Haynes and Boone today also released updated data on bankruptcy filings by energy companies through the end of September 2020. The firm tracks bankruptcy filings by energy companies in three databases that it updates periodically: the Oil Patch Bankruptcy Monitor, which tracks filings by oil and gas producers; the Oilfield Services Bankruptcy Tracker, which covers filings by oilfield services companies; and the Midstream Report, covering midstream companies.

Borrowing Base Predictions and Price Deck Survey Results

The fall 2020 borrowing base survey predicts a decrease in credit availability for producers, with a majority of respondents expecting borrowing bases to decrease by 10% to 20% in the upcoming redetermination season. That is a slight improvement from the firm’s spring 2020 survey, when a sizable majority of respondents projected borrowing bases to decrease by at least 20%.

“Despite this improvement, many producers have limited availability under their borrowing bases and thus are not in position to absorb even a minimal decrease,” said Kraig Grahmann, head of Haynes and Boone’s Energy Finance Practice Group.

Other key findings in the survey include:

  • Respondents are reporting a substantial increase in hedging levels, likely the result of bankers pushing their borrowers to increase hedge volumes in recent months.
  • Producers are expected to use cash flow from operations and bank debt as their primary sources of capital in 2021, followed closely by monetization transactions.
  • The vast majority of respondents believe that the reserve-based loan structure will survive the current oil and gas crisis, but with stricter terms.

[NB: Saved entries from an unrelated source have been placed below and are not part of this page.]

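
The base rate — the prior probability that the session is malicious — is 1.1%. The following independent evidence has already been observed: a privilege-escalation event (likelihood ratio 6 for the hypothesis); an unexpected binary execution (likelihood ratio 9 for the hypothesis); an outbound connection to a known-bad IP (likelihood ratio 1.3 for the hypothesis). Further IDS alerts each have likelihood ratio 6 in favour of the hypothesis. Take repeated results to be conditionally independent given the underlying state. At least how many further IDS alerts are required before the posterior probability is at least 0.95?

Prior odds = 0.011/0.989 = 11/989.
Combined Bayes factor of the evidence already in hand = 6 × 9 × 1.3 = 70.2.
Odds after that evidence = (11/989) × 70.2 = 3861/4945.
Target odds = 0.95/0.05 = 19.
Need 6ⁿ ≥ 19 ÷ (3861/4945) = 93955/3861.
6¹ = 6 falls short of 93955/3861 but 6² = 36 reaches it, so n = 2.

2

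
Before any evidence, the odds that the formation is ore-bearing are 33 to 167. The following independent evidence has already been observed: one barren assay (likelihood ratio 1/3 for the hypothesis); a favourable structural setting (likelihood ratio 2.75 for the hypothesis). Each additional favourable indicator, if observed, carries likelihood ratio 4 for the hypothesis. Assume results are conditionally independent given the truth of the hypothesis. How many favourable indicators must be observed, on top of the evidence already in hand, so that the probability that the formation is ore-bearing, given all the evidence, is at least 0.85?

Prior odds = 33/167.
Combined Bayes factor of the evidence already in hand = (1/3) × 2.75 = 11/12.
Odds after that evidence = (33/167) × 11/12 = 121/668.
Target odds = 0.85/0.15 = 17/3.
Need 4ⁿ ≥ 17/3 ÷ (121/668) = 11356/363.
4² = 16 falls short of 11356/363 but 4³ = 64 reaches it, so n = 3.

3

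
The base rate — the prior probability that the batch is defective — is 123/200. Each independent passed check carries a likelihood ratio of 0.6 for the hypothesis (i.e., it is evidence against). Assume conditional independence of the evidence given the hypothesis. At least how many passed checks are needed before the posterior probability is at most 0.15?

5

Prior odds: 0.615 ÷ 0.385 = 123/77.
Likelihood ratio per passed check = 0.6.
Target posterior odds = 0.15/0.85 = 3/17.
Require 0.6ⁿ ≤ 3/17 ÷ (123/77) = 77/697.
0.6⁴ = 0.1296 is still above 77/697 but 0.6⁵ = 0.07776 is at or below it, so n = 5.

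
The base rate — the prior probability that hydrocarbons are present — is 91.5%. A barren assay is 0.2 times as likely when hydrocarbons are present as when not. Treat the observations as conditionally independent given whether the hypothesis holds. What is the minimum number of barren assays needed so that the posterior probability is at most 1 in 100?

5

Prior odds = 0.915/0.085 = 183/17.
Likelihood ratio per barren assay = 0.2.
Target odds: 0.01 ÷ 0.99 = 1/99.
Need (183/17) × 0.2ⁿ ≤ 1/99, i.e. 0.2ⁿ ≤ 17/18117.
0.2⁴ = 0.0016 is still above 17/18117 but 0.2⁵ = 0.00032 is at or below it, so n = 5.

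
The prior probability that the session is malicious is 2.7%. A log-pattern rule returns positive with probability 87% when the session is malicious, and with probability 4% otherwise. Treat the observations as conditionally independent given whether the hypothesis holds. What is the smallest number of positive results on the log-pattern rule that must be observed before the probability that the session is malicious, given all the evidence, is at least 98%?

Prior odds: 0.027 ÷ 0.973 = 27/973.
Likelihood ratio of a positive result = 0.87/0.04 = 21.75.
Target odds: 0.98 ÷ 0.02 = 49.
Need (27/973) × 21.75ⁿ ≥ 49, i.e. 21.75ⁿ ≥ 47677/27.
21.75² = 473.0625 falls short of 47677/27 but 21.75³ = 658503/64 reaches it, so n = 3.

3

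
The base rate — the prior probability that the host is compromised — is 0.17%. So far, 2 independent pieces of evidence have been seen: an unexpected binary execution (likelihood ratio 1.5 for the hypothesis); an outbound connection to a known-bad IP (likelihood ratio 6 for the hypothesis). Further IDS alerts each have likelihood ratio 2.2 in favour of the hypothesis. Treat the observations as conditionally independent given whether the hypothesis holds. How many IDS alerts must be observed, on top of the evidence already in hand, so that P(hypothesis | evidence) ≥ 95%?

Prior odds = 0.0017/0.9983 = 17/9983.
Combined Bayes factor of the evidence already in hand = 1.5 × 6 = 9.
Odds after that evidence = (17/9983) × 9 = 153/9983.
Target odds = 0.95/0.05 = 19.
Need 2.2ⁿ ≥ 19 ÷ (153/9983) = 189677/153.
2.2⁹ ≈1207.27 falls short of 189677/153 but 2.2¹⁰ ≈2655.99 reaches it, so n = 10.

10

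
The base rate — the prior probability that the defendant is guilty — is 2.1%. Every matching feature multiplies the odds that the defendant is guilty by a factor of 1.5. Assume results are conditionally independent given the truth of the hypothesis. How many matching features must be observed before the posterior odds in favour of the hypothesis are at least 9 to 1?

Prior odds: 0.021 ÷ 0.979 = 21/979.
Likelihood ratio per matching feature = 1.5.
Target odds = 9.
Need (21/979) × 1.5ⁿ ≥ 9, i.e. 1.5ⁿ ≥ 2937/7.
1.5¹⁴ = 4782969/16384 falls short of 2937/7 but 1.5¹⁵ = 14348907/32768 reaches it, so n = 15.

15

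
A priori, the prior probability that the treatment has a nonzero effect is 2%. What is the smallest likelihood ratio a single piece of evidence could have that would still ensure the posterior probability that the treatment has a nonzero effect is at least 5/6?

245

Prior odds = 0.02/0.98 = 1/49.
Target odds = (5/6)/(1/6) = 5.
Required Bayes factor = 5 ÷ (1/49) = 245.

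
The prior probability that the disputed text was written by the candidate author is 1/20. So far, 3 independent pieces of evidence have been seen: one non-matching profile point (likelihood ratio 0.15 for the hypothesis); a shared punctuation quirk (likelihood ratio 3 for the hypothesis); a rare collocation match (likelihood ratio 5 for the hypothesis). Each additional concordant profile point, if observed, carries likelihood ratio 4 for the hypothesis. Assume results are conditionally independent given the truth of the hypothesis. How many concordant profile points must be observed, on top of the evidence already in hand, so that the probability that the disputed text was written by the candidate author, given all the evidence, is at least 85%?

Prior odds = 0.05/0.95 = 1/19.
Combined Bayes factor of the evidence already in hand = 0.15 × 3 × 5 = 2.25.
Odds after that evidence = (1/19) × 2.25 = 9/76.
Target odds = 0.85/0.15 = 17/3.
Need 4ⁿ ≥ 17/3 ÷ (9/76) = 1292/27.
4² = 16 falls short of 1292/27 but 4³ = 64 reaches it, so n = 3.

3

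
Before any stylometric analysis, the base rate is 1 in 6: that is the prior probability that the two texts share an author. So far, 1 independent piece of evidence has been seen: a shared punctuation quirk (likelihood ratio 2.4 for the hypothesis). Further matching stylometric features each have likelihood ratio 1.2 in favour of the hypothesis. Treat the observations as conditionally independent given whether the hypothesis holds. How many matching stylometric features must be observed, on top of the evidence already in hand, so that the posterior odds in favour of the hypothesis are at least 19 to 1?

21

Prior odds = (1/6)/(5/6) = 0.2.
Bayes factor of the evidence already in hand = 2.4.
Odds after that evidence = 0.2 × 2.4 = 0.48.
Target odds = 19.
Need 1.2ⁿ ≥ 19 ÷ 0.48 = 475/12.
1.2²⁰ ≈38.3376 falls short of 475/12 but 1.2²¹ ≈46.0051 reaches it, so n = 21.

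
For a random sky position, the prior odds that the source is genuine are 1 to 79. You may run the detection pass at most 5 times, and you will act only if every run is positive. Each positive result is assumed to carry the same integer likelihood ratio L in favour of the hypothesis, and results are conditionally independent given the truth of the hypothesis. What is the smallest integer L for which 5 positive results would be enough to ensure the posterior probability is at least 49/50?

6

Prior odds = 1/79.
Target odds = 0.98/0.02 = 49.
Need L⁵ ≥ 49 ÷ (1/79) = 3871.
5⁵ = 3125 < 3871 ≤ 7776 = 6⁵, so L = 6.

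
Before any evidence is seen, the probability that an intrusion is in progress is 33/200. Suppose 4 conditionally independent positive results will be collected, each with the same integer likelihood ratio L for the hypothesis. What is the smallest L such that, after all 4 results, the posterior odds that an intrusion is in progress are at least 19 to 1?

4

Prior odds = 0.165/0.835 = 33/167.
Target odds = 19.
Need L⁴ ≥ 19 ÷ (33/167) = 3173/33.
3⁴ = 81 < 3173/33 ≤ 256 = 4⁴, so L = 4.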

“With most investors pulling back from make new investments in the upstream oil and gas space, capital raising is increasingly coming from producers’ self-generated sources: cash flow from operations and monetization transactions,” Grahmann said.

In regard to pricing information provided by leading energy banks, the average Base Case for oil in fall 2020 tracks in line with the spring 2020 post-crash Base Case and the average fall Base Case for natural gas is 13% higher through 2023 than last spring’s Base Case prices.

Bankruptcy Trackers

The firm’s updated bankruptcy reports show a continued, steady surge in filings following the pandemic and decline in oil prices. “Many producers will likely continue to seek relief in bankruptcy court for the remainder of the year and into 2021,” said Haynes and Boone Restructuring Partner Charles Beckham.